Dark/Light Mode

Beri Kuliah Program Doktor Ilmu Hukum, Bamsoet Tegaskan Pentingnya Mahkamah Etik

Sabtu, 4 November 2023 17:56 WIB
Ketua MPR Bambang Soesatyo mengajar para mahasiswa S3 Ilmu Hukum Universitas Borobudur, Sabtu (4/11). (Foto: Istimewa)
Ketua MPR Bambang Soesatyo mengajar para mahasiswa S3 Ilmu Hukum Universitas Borobudur, Sabtu (4/11). (Foto: Istimewa)

RM.id  Rakyat Merdeka - Ketua MPR sekaligus serta Dosen Tetap Pascasarjana Ilmu Hukum Universitas Borobudur dan dosen Universitas Pertahanan (Unhan) Bambang Soesatyo (Bamsoet) kembali mengajar para mahasiswa S3 Ilmu Hukum Universitas Borobudur, Sabtu (4/11).
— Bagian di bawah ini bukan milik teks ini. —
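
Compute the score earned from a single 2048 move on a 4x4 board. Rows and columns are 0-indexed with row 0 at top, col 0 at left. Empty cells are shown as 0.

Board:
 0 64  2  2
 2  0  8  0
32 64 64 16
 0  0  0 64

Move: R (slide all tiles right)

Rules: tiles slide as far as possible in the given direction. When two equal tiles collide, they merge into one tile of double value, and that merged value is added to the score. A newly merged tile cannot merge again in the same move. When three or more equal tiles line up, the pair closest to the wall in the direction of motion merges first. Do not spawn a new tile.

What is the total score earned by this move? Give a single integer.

Answer: 132

Derivation:
Slide right:
row 0: [0, 64, 2, 2] -> [0, 0, 64, 4]  score +4 (running 4)
row 1: [2, 0, 8, 0] -> [0, 0, 2, 8]  score +0 (running 4)
row 2: [32, 64, 64, 16] -> [0, 32, 128, 16]  score +128 (running 132)
row 3: [0, 0, 0, 64] -> [0, 0, 0, 64]  score +0 (running 132)
Board after move:
  0   0  64   4
  0   0   2   8
  0  32 128  16
  0   0   0  64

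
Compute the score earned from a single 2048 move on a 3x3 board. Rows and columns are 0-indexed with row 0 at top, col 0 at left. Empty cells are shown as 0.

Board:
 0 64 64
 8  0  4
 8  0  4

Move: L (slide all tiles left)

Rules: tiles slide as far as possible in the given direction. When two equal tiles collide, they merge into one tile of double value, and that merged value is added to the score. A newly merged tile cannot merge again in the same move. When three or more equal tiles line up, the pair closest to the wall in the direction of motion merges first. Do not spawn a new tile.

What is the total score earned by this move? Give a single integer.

Answer: 128

Derivation:
Slide left:
row 0: [0, 64, 64] -> [128, 0, 0]  score +128 (running 128)
row 1: [8, 0, 4] -> [8, 4, 0]  score +0 (running 128)
row 2: [8, 0, 4] -> [8, 4, 0]  score +0 (running 128)
Board after move:
128   0   0
  8   4   0
  8   4   0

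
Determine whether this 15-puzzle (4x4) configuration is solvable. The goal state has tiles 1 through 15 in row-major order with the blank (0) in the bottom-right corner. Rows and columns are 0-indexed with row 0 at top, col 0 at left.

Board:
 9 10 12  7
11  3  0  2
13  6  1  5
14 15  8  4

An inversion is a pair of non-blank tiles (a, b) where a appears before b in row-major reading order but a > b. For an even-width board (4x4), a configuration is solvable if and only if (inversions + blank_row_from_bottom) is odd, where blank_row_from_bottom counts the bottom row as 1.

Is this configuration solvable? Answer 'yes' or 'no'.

Inversions: 55
Blank is in row 1 (0-indexed from top), which is row 3 counting from the bottom (bottom = 1).
55 + 3 = 58, which is even, so the puzzle is not solvable.

Answer: no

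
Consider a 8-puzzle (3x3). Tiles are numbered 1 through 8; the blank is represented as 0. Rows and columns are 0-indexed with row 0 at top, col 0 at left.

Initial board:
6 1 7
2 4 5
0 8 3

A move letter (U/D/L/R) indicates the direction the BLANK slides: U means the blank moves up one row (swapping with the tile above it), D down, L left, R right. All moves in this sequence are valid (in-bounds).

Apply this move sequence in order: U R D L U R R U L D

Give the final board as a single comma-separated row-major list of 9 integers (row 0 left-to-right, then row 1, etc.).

Answer: 6, 5, 1, 8, 0, 7, 4, 2, 3

Derivation:
After move 1 (U):
6 1 7
0 4 5
2 8 3

After move 2 (R):
6 1 7
4 0 5
2 8 3

After move 3 (D):
6 1 7
4 8 5
2 0 3

After move 4 (L):
6 1 7
4 8 5
0 2 3

After move 5 (U):
6 1 7
0 8 5
4 2 3

After move 6 (R):
6 1 7
8 0 5
4 2 3

After move 7 (R):
6 1 7
8 5 0
4 2 3

After move 8 (U):
6 1 0
8 5 7
4 2 3

After move 9 (L):
6 0 1
8 5 7
4 2 3

After move 10 (D):
6 5 1
8 0 7
4 2 3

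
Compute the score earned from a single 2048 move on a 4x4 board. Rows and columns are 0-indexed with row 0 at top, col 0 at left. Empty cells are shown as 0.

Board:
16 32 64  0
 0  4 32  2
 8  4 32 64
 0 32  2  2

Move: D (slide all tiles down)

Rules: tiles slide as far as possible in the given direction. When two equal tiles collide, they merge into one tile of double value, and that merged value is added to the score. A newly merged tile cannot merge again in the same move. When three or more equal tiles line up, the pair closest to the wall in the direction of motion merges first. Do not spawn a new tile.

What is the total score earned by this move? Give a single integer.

Slide down:
col 0: [16, 0, 8, 0] -> [0, 0, 16, 8]  score +0 (running 0)
col 1: [32, 4, 4, 32] -> [0, 32, 8, 32]  score +8 (running 8)
col 2: [64, 32, 32, 2] -> [0, 64, 64, 2]  score +64 (running 72)
col 3: [0, 2, 64, 2] -> [0, 2, 64, 2]  score +0 (running 72)
Board after move:
 0  0  0  0
 0 32 64  2
16  8 64 64
 8 32  2  2

Answer: 72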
Di kesempatan ini, Bamsoet menyampaikan mata kuliah "Politik, Hukum, dan Demokrasi".

Salah satu materi kuliahnya menyoroti pembentukan Majelis Kehormatan Mahkamah Konstitusi (MKMK). Sebagaimana ditekankan Ketua MKMK yang juga Guru Besar Hukum Tata Negara, Prof Jimly Asshiddiqie, bahwa berdasarkan kewenangan yang ada, sejatinya MKMK tidak bisa mengubah hasil gugatan yang sudah diputus oleh MK.
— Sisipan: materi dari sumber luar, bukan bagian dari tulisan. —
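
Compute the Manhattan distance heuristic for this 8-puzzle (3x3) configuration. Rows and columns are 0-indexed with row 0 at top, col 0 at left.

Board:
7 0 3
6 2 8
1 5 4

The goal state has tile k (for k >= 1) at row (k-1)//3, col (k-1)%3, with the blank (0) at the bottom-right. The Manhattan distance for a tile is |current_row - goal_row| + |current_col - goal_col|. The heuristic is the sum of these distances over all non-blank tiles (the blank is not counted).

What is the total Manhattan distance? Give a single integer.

Tile 7: (0,0)->(2,0) = 2
Tile 3: (0,2)->(0,2) = 0
Tile 6: (1,0)->(1,2) = 2
Tile 2: (1,1)->(0,1) = 1
Tile 8: (1,2)->(2,1) = 2
Tile 1: (2,0)->(0,0) = 2
Tile 5: (2,1)->(1,1) = 1
Tile 4: (2,2)->(1,0) = 3
Sum: 2 + 0 + 2 + 1 + 2 + 2 + 1 + 3 = 13

Answer: 13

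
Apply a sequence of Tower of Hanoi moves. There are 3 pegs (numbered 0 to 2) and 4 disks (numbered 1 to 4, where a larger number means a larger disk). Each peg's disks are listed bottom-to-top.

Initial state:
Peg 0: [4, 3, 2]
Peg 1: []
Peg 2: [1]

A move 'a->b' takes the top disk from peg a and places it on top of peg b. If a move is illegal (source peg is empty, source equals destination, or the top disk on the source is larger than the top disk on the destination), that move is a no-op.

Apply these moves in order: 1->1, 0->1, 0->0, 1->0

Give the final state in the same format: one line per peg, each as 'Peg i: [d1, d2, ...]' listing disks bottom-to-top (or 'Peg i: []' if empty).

Answer: Peg 0: [4, 3, 2]
Peg 1: []
Peg 2: [1]

Derivation:
After move 1 (1->1):
Peg 0: [4, 3, 2]
Peg 1: []
Peg 2: [1]

After move 2 (0->1):
Peg 0: [4, 3]
Peg 1: [2]
Peg 2: [1]

After move 3 (0->0):
Peg 0: [4, 3]
Peg 1: [2]
Peg 2: [1]

After move 4 (1->0):
Peg 0: [4, 3, 2]
Peg 1: []
Peg 2: [1]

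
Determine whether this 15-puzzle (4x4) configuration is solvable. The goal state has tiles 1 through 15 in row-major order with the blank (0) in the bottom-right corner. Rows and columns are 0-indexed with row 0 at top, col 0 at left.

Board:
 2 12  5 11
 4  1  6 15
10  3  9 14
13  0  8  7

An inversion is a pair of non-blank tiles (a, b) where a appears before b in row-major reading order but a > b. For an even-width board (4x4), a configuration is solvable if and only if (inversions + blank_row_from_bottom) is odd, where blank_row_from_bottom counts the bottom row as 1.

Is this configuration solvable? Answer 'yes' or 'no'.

Inversions: 44
Blank is in row 3 (0-indexed from top), which is row 1 counting from the bottom (bottom = 1).
44 + 1 = 45, which is odd, so the puzzle is solvable.

Answer: yes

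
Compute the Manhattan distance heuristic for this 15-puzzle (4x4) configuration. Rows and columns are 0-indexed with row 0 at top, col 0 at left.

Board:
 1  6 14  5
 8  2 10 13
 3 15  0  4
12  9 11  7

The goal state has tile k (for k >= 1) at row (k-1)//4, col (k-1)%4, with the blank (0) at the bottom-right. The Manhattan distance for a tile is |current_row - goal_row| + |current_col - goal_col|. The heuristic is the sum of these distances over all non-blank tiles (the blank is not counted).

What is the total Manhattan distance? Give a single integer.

Answer: 38

Derivation:
Tile 1: at (0,0), goal (0,0), distance |0-0|+|0-0| = 0
Tile 6: at (0,1), goal (1,1), distance |0-1|+|1-1| = 1
Tile 14: at (0,2), goal (3,1), distance |0-3|+|2-1| = 4
Tile 5: at (0,3), goal (1,0), distance |0-1|+|3-0| = 4
Tile 8: at (1,0), goal (1,3), distance |1-1|+|0-3| = 3
Tile 2: at (1,1), goal (0,1), distance |1-0|+|1-1| = 1
Tile 10: at (1,2), goal (2,1), distance |1-2|+|2-1| = 2
Tile 13: at (1,3), goal (3,0), distance |1-3|+|3-0| = 5
Tile 3: at (2,0), goal (0,2), distance |2-0|+|0-2| = 4
Tile 15: at (2,1), goal (3,2), distance |2-3|+|1-2| = 2
Tile 4: at (2,3), goal (0,3), distance |2-0|+|3-3| = 2
Tile 12: at (3,0), goal (2,3), distance |3-2|+|0-3| = 4
Tile 9: at (3,1), goal (2,0), distance |3-2|+|1-0| = 2
Tile 11: at (3,2), goal (2,2), distance |3-2|+|2-2| = 1
Tile 7: at (3,3), goal (1,2), distance |3-1|+|3-2| = 3
Sum: 0 + 1 + 4 + 4 + 3 + 1 + 2 + 5 + 4 + 2 + 2 + 4 + 2 + 1 + 3 = 38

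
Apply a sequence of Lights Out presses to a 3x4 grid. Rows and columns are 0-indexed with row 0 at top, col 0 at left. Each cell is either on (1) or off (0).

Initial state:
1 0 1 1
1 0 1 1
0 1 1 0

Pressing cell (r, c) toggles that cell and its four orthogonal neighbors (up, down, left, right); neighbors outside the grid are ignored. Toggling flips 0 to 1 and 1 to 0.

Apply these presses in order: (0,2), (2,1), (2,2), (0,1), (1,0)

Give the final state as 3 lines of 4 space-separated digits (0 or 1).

Answer: 1 0 1 0
0 1 1 1
0 1 1 1

Derivation:
After press 1 at (0,2):
1 1 0 0
1 0 0 1
0 1 1 0

After press 2 at (2,1):
1 1 0 0
1 1 0 1
1 0 0 0

After press 3 at (2,2):
1 1 0 0
1 1 1 1
1 1 1 1

After press 4 at (0,1):
0 0 1 0
1 0 1 1
1 1 1 1

After press 5 at (1,0):
1 0 1 0
0 1 1 1
0 1 1 1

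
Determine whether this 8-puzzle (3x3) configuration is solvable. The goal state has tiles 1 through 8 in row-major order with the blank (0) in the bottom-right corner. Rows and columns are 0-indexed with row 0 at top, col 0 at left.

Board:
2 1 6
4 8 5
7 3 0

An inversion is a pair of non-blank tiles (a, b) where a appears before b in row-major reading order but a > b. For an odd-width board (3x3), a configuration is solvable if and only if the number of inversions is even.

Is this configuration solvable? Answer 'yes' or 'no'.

Answer: yes

Derivation:
Inversions (pairs i<j in row-major order where tile[i] > tile[j] > 0): 10
10 is even, so the puzzle is solvable.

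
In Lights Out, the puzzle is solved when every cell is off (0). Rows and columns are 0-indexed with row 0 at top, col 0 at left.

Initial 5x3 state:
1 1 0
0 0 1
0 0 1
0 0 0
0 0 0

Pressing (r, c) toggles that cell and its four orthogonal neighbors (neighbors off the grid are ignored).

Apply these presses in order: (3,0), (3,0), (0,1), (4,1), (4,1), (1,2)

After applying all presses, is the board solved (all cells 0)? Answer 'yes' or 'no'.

After press 1 at (3,0):
1 1 0
0 0 1
1 0 1
1 1 0
1 0 0

After press 2 at (3,0):
1 1 0
0 0 1
0 0 1
0 0 0
0 0 0

After press 3 at (0,1):
0 0 1
0 1 1
0 0 1
0 0 0
0 0 0

After press 4 at (4,1):
0 0 1
0 1 1
0 0 1
0 1 0
1 1 1

After press 5 at (4,1):
0 0 1
0 1 1
0 0 1
0 0 0
0 0 0

After press 6 at (1,2):
0 0 0
0 0 0
0 0 0
0 0 0
0 0 0

Lights still on: 0

Answer: yes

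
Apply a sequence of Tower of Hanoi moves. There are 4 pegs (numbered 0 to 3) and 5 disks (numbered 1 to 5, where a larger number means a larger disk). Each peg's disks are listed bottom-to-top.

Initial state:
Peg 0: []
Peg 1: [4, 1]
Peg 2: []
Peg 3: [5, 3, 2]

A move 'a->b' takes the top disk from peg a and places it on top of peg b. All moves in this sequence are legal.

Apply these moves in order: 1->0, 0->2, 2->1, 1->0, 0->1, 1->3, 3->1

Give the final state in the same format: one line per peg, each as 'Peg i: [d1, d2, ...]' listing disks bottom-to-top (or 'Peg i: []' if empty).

After move 1 (1->0):
Peg 0: [1]
Peg 1: [4]
Peg 2: []
Peg 3: [5, 3, 2]

After move 2 (0->2):
Peg 0: []
Peg 1: [4]
Peg 2: [1]
Peg 3: [5, 3, 2]

After move 3 (2->1):
Peg 0: []
Peg 1: [4, 1]
Peg 2: []
Peg 3: [5, 3, 2]

After move 4 (1->0):
Peg 0: [1]
Peg 1: [4]
Peg 2: []
Peg 3: [5, 3, 2]

After move 5 (0->1):
Peg 0: []
Peg 1: [4, 1]
Peg 2: []
Peg 3: [5, 3, 2]

After move 6 (1->3):
Peg 0: []
Peg 1: [4]
Peg 2: []
Peg 3: [5, 3, 2, 1]

After move 7 (3->1):
Peg 0: []
Peg 1: [4, 1]
Peg 2: []
Peg 3: [5, 3, 2]

Answer: Peg 0: []
Peg 1: [4, 1]
Peg 2: []
Peg 3: [5, 3, 2]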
Bamsoet menerangkan, sesuai ketentuan Pasal 24C Ayat (1) UUD NRI Tahun 1945, Mahkamah Konstitusi berwenang mengadili pada tingkat pertama dan terakhir yang putusannya bersifat final untuk menguji UU terhadap UUD, memutus sengketa kewenangan lembaga negara yang kewenangannya diberikan UUD, memutus pembubaran partai politik, dan memutus perselisihan tentang hasil Pemilu.

Baca juga : Lagi, Program Desa Energi Berdikari Pertamina Raih Prestasi

Kata Bamsoet, dalam penjelasan Pasal 10 Ayat (1) UU Nomor 8/2011 tentang Mahkamah Konstitusi (MK), putusan MK langsung memperoleh kekuatan hukum tetap sejak diucapkan dan tidak ada upaya hukum lagi yang dapat ditempuh. Sifat final dalam putusan MK mencakup pula kekuatan hukum mengikat.

"Walaupun putusan MK final dan binding serta tidak ada upaya lain untuk merubahnya, pembentukan MKMK tetap menemukan urgensinya. Salah satunya untuk menjamin tegaknya kode etik dan pedoman perilaku hakim MK," terang Bamsoet.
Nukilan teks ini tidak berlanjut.